I have been scratching my head for 2 hours now as I can see where the error is coming from. What am I missing? Thanks in advance.

UPDATE: Bug has been fixed now Does the second version prints anything? Could you point the line of the function in which your code breaks? Providing an easier testable version that generates random data instead of loading with pycall might help others to test your code.

It breaks on `reps_centroids[j] = mean(X[group_idx]);`

I guess I failed to change the variable names It looks like `reps_centroids` is a vector of vectors. But you are setting elements of it to `mean(...)`, which is a scalar.

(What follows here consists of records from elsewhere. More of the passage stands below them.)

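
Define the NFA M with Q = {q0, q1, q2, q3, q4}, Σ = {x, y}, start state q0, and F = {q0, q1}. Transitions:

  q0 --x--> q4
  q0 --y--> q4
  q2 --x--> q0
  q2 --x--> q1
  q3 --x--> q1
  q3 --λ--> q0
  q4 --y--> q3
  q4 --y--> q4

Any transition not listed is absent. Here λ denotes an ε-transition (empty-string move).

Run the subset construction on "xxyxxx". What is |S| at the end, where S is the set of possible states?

0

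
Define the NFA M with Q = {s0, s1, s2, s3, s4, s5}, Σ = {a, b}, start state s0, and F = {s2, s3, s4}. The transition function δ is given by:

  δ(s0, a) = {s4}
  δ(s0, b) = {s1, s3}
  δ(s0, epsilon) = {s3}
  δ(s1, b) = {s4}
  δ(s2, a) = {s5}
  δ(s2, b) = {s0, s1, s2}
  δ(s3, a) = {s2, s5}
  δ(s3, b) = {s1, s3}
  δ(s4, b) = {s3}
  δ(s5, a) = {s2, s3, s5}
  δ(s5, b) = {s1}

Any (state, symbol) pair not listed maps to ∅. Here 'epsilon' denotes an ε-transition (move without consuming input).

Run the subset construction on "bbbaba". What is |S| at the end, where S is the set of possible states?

3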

I’m not sure exactly the goals of your code so it’s difficult to give you more concrete help. But I think that’s your problem. Solutions might be to initialize `reps_centroids = [0 for grop = 1:k]`, or maybe you want your call to `mean` to actually return a vector of means. In which case you have to broadcast.

It’s been fixed now. The problem actually is that I failed to update calls to X_array_list after I changed the that variable name. And yes, the centroids is a vector of vectors and mean correctly assigns a vector for each group.